Ideas spurred by some new drawings…

I rolled out some paper and taped it up on the wall to have a freestyle session. 

My initial thoughts were to draw a representation of a Little Flapper painting. Then I started visualizing the paper as being a gallery with the painting hanging in the space. After that progression and thinking about making a viewer to be in the space, my thoughts turned to Instagram and its many viewers around the world. I could talk more about the possibilities that I am mulling over now, but in the mean time I’ve already started another one of these drawings which will show more wall space of my future solo exhibition. 

About the LF series…

As mentioned in earlier posts, the “Little Flapper” series is inspired by the flappers of the early 1900’s who presented a thoroughly modern and carefree style at the time. The zoot suit was popular among the fellows as it broke the rules of form, fit, and patterning. These same ideas, which are apparent in my paintings, enable another level of mechanical aesthetics. What I mean by this is that if it makes it easier to visualize the canvas as a painting’s “suit”, then the exaggerated lapels are manifest in the flapper corners which are unmistakably dynamic. 

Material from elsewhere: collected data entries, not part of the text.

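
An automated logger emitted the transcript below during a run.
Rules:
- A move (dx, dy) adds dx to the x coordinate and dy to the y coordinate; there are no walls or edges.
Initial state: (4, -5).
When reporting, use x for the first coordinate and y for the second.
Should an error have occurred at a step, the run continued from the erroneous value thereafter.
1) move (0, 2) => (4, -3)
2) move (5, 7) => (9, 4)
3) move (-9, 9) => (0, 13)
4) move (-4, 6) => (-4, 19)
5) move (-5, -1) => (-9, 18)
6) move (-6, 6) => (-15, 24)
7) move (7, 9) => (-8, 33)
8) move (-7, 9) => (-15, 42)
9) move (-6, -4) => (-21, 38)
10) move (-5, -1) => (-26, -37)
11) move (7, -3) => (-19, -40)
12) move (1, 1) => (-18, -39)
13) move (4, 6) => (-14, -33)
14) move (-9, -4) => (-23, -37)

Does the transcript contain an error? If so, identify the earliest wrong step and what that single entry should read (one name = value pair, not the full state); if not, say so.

step 10, y = 37

Step 1: x = 4 + (0) = 4, y = -5 + (2) = -3 — in agreement.
Step 2: x = 4 + (5) = 9, y = -3 + (7) = 4 — exactly as logged.
Step 3: x = 9 + (-9) = 0, y = 4 + (9) = 13 — agrees with the transcript.
Step 4: x = 0 + (-4) = -4, y = 13 + (6) = 19 — same as recorded.
Step 5: x = -4 + (-5) = -9, y = 19 + (-1) = 18 — consistent with the transcript.
Step 6: x = -9 + (-6) = -15, y = 18 + (6) = 24 — no discrepancy.
Step 7: x = -15 + (7) = -8, y = 24 + (9) = 33 — no discrepancy.
Step 8: x = -8 + (-7) = -15, y = 33 + (9) = 42 — verified.
Step 9: x = -15 + (-6) = -21, y = 42 + (-4) = 38 — exactly as logged.
Step 10: x = -21 + (-5) = -26, y = 38 + (-1) = 37 — a discrepancy with the transcript.
Step 10 is the first one off; corrected, y = 37.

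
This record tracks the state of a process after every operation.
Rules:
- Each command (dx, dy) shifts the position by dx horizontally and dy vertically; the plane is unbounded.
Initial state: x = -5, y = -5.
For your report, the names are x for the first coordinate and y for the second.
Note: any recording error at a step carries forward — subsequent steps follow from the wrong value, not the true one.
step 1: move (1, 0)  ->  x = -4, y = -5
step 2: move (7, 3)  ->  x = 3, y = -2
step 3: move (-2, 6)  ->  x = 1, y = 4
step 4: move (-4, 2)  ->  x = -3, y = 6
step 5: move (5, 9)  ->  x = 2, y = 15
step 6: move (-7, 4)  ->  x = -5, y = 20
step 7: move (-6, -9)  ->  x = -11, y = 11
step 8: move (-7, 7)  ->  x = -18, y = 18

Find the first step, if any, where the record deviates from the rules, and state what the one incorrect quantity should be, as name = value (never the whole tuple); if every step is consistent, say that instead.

Step 1: x = -5 + (1) = -4, y = -5 + (0) = -5 — confirmed correct.
Step 2: x = -4 + (7) = 3, y = -5 + (3) = -2 — agrees with the record.
Step 3: x = 3 + (-2) = 1, y = -2 + (6) = 4 — consistent with the record.
Step 4: x = 1 + (-4) = -3, y = 4 + (2) = 6 — no discrepancy.
Step 5: x = -3 + (5) = 2, y = 6 + (9) = 15 — consistent with the record.
Step 6: x = 2 + (-7) = -5, y = 15 + (4) = 19 — the record disagrees here.
Step 6 is the first one off; corrected, y = 19.

step 6, y = 19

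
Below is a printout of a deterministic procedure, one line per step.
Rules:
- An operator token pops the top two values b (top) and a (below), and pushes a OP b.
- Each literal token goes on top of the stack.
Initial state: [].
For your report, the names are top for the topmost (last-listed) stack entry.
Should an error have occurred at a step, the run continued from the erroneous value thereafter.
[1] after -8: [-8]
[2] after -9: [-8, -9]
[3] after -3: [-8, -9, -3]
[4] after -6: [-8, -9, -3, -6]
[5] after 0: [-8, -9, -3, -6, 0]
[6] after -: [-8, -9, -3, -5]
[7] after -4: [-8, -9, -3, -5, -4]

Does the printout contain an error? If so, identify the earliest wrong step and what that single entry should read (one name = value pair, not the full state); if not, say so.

step 1: push -8: top = -8 -> confirmed correct
step 2: push -9: top = -9 -> same as recorded
step 3: push -3: top = -3 -> verified
step 4: push -6: top = -6 -> checks out
step 5: push 0: top = 0 -> checks out
step 6: -6 - 0 = -6 -> the printout disagrees here
First incorrect step: 6; the correct value is top = -6.

step 6, top = -6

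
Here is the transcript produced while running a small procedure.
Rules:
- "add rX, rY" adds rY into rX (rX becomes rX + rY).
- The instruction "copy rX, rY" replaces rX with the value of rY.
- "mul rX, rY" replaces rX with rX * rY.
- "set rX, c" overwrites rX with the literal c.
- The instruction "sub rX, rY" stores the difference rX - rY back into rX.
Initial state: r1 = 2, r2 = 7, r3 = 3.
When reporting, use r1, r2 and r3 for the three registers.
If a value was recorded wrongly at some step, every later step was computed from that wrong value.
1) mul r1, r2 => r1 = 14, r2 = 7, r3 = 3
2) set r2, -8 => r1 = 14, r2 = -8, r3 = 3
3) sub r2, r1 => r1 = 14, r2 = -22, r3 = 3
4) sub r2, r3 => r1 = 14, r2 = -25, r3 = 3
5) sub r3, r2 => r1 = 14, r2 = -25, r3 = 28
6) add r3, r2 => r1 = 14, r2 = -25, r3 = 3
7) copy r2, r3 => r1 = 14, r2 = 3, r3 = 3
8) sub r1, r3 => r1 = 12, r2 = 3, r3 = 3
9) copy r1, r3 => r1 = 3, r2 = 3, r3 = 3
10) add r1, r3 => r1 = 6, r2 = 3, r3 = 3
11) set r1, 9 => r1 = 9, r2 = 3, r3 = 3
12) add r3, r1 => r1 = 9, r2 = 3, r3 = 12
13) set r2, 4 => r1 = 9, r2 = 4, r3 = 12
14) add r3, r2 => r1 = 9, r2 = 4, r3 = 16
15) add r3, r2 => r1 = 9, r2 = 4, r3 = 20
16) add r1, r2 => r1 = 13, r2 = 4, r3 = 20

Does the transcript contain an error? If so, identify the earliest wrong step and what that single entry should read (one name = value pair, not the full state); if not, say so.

Step 1: r1 = 2 * 7 = 14 — checks out.
Step 2: r2 = -8 — no discrepancy.
Step 3: r2 = -8 - 14 = -22 — confirmed correct.
Step 4: r2 = -22 - 3 = -25 — matches.
Step 5: r3 = 3 - -25 = 28 — confirmed correct.
Step 6: r3 = 28 + -25 = 3 — confirmed correct.
Step 7: r2 = 3 — matches.
Step 8: r1 = 14 - 3 = 11 — not what was recorded.
The audit stops at step 8: the recorded entry is wrong and should be r1 = 11.

step 8, r1 = 11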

Another facet of curiosity about canvas presentation was seen in a book of Basquiat’s paintings while attending CCAD in the mid 1990’s. His ambivalent non-square and ruffly finished works to this day are totally mesmerizing to me. That facet of his work is what inspired my original attempts at purposefully questioning the idea of a painting as a cleanly shaped and framed square.  Some people might be more influenced by his imagery, but I see shapes and colors and energy.

This fascination of breaking the rules about an in the box aesthetic as the norm continues to make me investigate and question what is truly visually exciting. For myself as a creator I can’t help but experiment with some restraint, as this idea could be pushed to the extent of non tangibility. Perhaps this is just a phase, as I suppose all investigations on an individual basis usually are. In the least by allowing myself to experiment with a process of intrigue I hope to navigate a path which is challenging and wholesome in the pursuit. 

As far as my personal “imagery” goes, that is another can of worms. Around 2012 I set a goal to use as little tangible imagery as possible, while eliminating words and type all together. In place of imagery I wanted to try and use color, shape, and space. While properly inspired by Clyfford Still to seek the vertical, this formal design is still in use up to my current projects. I must admit that the mark making of Abstract Expressionists continues to elicit a response when I’m engaged in the process of painting. It is also of note that I’m not totally deterring or eliminating words and images as they continue to make appearances from time to time.

If you add that all up it looks like a strange brew, but that’s how I roll and that’s how it’s always been. If you know me, then you know.  Like flipping your middle finger and turning your hand around the wrong way to make an ugly and weird ass bird.  Why would anybody ever do that? I don’t know exactly but it’s part of the same reason these new paintings have flaps.